The above classification of awareness of hypoglycaemia is far from comprehensive. In addition, the state of hypoglycaemia awareness can be ascertained only when the individual is in a physical state in which recognition of the onset of hypoglycaemia is possible. Therefore, if the person is asleep, intoxicated, inebriated, anaesthetised or sedated, so that their conscious level is reduced, they are not able to perceive (as subjective symptoms) the normal physiological manifestations of hypoglycaemia. An individual's awareness of hypoglycaemia can be evaluated only if hypoglycaemia occurs while the individual is awake.

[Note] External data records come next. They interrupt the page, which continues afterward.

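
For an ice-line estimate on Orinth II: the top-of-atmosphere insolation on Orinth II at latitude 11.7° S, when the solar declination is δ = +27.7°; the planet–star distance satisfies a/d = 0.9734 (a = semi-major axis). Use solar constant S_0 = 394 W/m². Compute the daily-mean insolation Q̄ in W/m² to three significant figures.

cos h₀ = −tan(-11.7°) tan(+27.700°) = 0.1087, h₀ = 1.4619 rad.
Bracket: h₀ sin ϕ sin δ + cos ϕ cos δ sin h₀ = 1.4619×-0.20279×0.46484 + 0.97922×0.88539×0.99407 = -0.137806 + 0.861850 = 0.724044.
Inverse-square distance factor (a/d)² = 0.9734² = 0.947508.
Q̄ = (S_0/π) × 0.947508 × [bracket] = (394/π) × 0.947508 × 0.724044 = 86.04 W/m².

Q̄ ≈ 86.0 W/m²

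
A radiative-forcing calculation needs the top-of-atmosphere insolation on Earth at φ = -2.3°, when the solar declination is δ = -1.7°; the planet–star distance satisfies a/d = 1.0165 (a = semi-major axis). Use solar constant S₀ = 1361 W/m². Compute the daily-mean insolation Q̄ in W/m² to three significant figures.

cos H₀ = −tan(-2.3°) tan(-1.700°) = -0.0012, H₀ = 1.5720 rad.
Bracket: H₀ sin φ sin δ + cos φ cos δ sin H₀ = 1.5720×-0.04013×-0.02967 + 0.99919×0.99956×1.00000 = 0.001872 + 0.998750 = 1.000622.
Inverse-square distance factor (a/d)² = 1.0165² = 1.033272.
Q̄ = (S₀/π) × 1.033272 × [bracket] = (1361/π) × 1.033272 × 1.000622 = 447.9 W/m².

Q̄ ≈ 448 W/m²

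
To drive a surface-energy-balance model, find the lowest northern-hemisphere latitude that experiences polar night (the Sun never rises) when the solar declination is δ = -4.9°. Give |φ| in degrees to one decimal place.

Polar night requires cos H₀ = −tan φ tan δ ≥ 1, i.e. tan φ tan δ ≤ −1.
The boundary is |tan φ| · |tan δ| = 1, so |φ| = 90° − |δ| = 90° − 4.9° = 85.1° in the northern hemisphere.

|φ| = 85.1°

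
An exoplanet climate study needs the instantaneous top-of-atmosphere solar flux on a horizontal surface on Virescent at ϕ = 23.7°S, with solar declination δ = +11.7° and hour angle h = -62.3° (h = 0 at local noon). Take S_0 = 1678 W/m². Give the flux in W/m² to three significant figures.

cos θ_z = sin ϕ sin δ + cos ϕ cos δ cos h = -0.081510 + 0.416795 = 0.335285.
Flux = S_0 · cos θ_z = 1678 × 0.335285 = 562.6 W/m².

563 W/m²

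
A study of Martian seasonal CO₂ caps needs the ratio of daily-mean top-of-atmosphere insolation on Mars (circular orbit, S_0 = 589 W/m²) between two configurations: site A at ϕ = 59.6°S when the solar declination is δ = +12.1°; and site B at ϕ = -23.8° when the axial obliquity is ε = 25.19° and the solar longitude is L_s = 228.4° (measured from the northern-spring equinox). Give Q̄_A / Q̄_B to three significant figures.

Q̄_A / Q̄_B ≈ 0.226

— Configuration A (ϕ=-59.6°):
cos h₀ = −tan(-59.6°) tan(+12.100°) = 0.3654, h₀ = 1.1967 rad.
Bracket: h₀ sin ϕ sin δ + cos ϕ cos δ sin h₀ = 1.1967×-0.86251×0.20962 + 0.50603×0.97778×0.93085 = -0.216363 + 0.460572 = 0.244209.
Q̄ = (S_0/π) × [bracket] = (589/π) × 0.244209 = 45.785 W/m².
— Configuration B (ϕ=-23.8°):
Solar declination: sin δ = sin ε · sin L_s = sin 25.19° × sin 228.4° = -0.31828, so δ = -18.559°.
cos h₀ = −tan(-23.8°) tan(-18.559°) = -0.1481, h₀ = 1.7194 rad.
Bracket: h₀ sin ϕ sin δ + cos ϕ cos δ sin h₀ = 1.7194×-0.40355×-0.31828 + 0.91496×0.94800×0.98898 = 0.220843 + 0.857824 = 1.078667.
Q̄ = (S_0/π) × [bracket] = (589/π) × 1.078667 = 202.23 W/m².
Ratio Q̄_A / Q̄_B = 45.785 / 202.23 = 0.2264.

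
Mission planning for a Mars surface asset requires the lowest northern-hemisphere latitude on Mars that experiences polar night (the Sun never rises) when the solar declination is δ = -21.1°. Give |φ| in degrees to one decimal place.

|φ| = 68.9°

Polar night requires cos H₀ = −tan φ tan δ ≥ 1, i.e. tan φ tan δ ≤ −1.
The boundary is |tan φ| · |tan δ| = 1, so |φ| = 90° − |δ| = 90° − 21.1° = 68.9° in the northern hemisphere.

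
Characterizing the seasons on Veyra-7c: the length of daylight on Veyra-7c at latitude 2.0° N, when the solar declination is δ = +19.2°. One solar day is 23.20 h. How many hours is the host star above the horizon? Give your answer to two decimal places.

cos h₀ = −tan ϕ · tan δ = −tan(+2.0°) × tan(+19.200°) = -0.0122, so h₀ = 1.5830 rad = 90.70°.
Daylight = 2h₀/(2π) × 23.20 h = (1.5830/π) × 23.20 = 11.69 h.

11.69 h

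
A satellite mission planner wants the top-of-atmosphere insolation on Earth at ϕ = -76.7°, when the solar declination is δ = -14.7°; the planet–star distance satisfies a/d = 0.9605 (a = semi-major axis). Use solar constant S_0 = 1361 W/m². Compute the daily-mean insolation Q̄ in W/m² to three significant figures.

cos h₀ = −tan(-76.7°) tan(-14.700°) = -1.1098 ≤ −1 ⇒ polar day, h₀ = π.
Bracket: h₀ sin ϕ sin δ + cos ϕ cos δ sin h₀ = 3.1416×-0.97318×-0.25376 + 0.23005×0.96727×0.00000 = 0.775831 + 0.000000 = 0.775831.
Inverse-square distance factor (a/d)² = 0.9605² = 0.922560.
Q̄ = (S_0/π) × 0.922560 × [bracket] = (1361/π) × 0.922560 × 0.775831 = 310.1 W/m².

Q̄ ≈ 310 W/m²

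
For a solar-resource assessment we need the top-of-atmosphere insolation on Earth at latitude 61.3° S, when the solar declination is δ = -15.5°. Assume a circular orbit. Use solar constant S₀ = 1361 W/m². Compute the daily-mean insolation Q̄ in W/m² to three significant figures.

Q̄ ≈ 386 W/m²

cos H₀ = −tan(-61.3°) tan(-15.500°) = -0.5065, H₀ = 2.1020 rad.
Bracket: H₀ sin φ sin δ + cos φ cos δ sin H₀ = 2.1020×-0.87715×-0.26724 + 0.48022×0.96363×0.86221 = 0.492729 + 0.398991 = 0.891720.
Q̄ = (S₀/π) × [bracket] = (1361/π) × 0.891720 = 386.3 W/m².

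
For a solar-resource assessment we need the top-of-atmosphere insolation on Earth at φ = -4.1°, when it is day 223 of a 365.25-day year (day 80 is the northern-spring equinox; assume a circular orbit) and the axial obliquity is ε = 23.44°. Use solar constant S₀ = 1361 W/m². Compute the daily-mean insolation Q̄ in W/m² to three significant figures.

Solar longitude: λ_s = 360° × (223 − 80)/365.25 = 140.945°.
sin δ = sin 23.44° × sin 140.945° = 0.25064, so δ = +14.515°.
cos H₀ = −tan(-4.1°) tan(+14.515°) = 0.0186, H₀ = 1.5522 rad.
Bracket: H₀ sin φ sin δ + cos φ cos δ sin H₀ = 1.5522×-0.07150×0.25064 + 0.99744×0.96808×0.99983 = -0.027817 + 0.965438 = 0.937621.
Q̄ = (S₀/π) × [bracket] = (1361/π) × 0.937621 = 406.2 W/m².

Q̄ ≈ 406 W/m²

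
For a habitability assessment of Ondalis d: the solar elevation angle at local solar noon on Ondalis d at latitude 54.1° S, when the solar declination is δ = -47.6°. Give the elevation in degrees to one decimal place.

At local noon the hour angle is zero, so the zenith angle equals |φ − δ| = |-54.1° − (-47.600°)| = 6.500°.
Elevation = 90° − 6.500° = 83.5°.

83.5°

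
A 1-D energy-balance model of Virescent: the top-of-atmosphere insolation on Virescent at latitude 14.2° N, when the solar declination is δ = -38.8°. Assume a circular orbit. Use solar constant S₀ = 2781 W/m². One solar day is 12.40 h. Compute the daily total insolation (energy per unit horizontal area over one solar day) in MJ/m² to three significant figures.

20.9 MJ/m²

cos H₀ = −tan(+14.2°) tan(-38.800°) = 0.2034, H₀ = 1.3659 rad.
Bracket: H₀ sin φ sin δ + cos φ cos δ sin H₀ = 1.3659×0.24531×-0.62660 + 0.96945×0.77934×0.97909 = -0.209954 + 0.739733 = 0.529779.
Q̄ = (S₀/π) × [bracket] = (2781/π) × 0.529779 = 468.97 W/m².
Daily total = Q̄ × 12.40 h × 3600 s/h = 468.97 × 12.40 × 3600 / 10⁶ = 20.93 MJ/m².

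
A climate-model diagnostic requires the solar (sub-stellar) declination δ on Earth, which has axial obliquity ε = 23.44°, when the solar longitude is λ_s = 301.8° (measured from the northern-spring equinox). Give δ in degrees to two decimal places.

sin δ = sin ε · sin λ_s = sin 23.44° × sin 301.8° = -0.338078.
δ = arcsin(-0.338078) = -19.76°.

δ = -19.76°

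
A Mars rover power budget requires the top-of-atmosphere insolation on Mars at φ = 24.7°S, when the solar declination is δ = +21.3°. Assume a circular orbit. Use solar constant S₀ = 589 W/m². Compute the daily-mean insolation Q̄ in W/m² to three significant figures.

Q̄ ≈ 117 W/m²

cos H₀ = −tan(-24.7°) tan(+21.300°) = 0.1793, H₀ = 1.3905 rad.
Bracket: H₀ sin φ sin δ + cos φ cos δ sin H₀ = 1.3905×-0.41787×0.36325 + 0.90851×0.93169×0.98379 = -0.211066 + 0.832729 = 0.621663.
Q̄ = (S₀/π) × [bracket] = (589/π) × 0.621663 = 116.6 W/m².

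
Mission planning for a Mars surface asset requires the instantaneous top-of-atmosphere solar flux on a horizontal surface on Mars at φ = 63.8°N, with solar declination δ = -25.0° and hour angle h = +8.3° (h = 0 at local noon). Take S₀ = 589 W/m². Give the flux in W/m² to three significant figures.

9.87 W/m²

cos θ_z = sin φ sin δ + cos φ cos δ cos h = -0.379198 + 0.395949 = 0.016751.
Flux = S₀ · cos θ_z = 589 × 0.016751 = 9.866 W/m².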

A further prerequisite is that the person must have had previous experience of hypo-glycaemia at some time during treatment with insulin. In assessing the present state of hypoglycaemia awareness, it is desirable that the patient should have experienced one or more episodes of hypoglycaemia (confirmed biochemically) within a recent time interval such as the preceding year, so that a comparison of the symptoms can be made with earlier episodes of hypoglycaemia. A diagnosis of impaired hypoglycaemia awareness cannot be entertained or surmised if a patient has either never been exposed previously to acute hypo-glycaemia or has only started to experience hypoglycaemic events very recently. Because hypoglycaemia awareness and its impairment is a continuum ranging from normality to complete inability to detect the onset of hypoglycaemia, a classification of this condition will need to consider alterations in symptom intensity as well as detection of hypoglycaemia by any means and the ability of the patient to self-treat low blood glucose.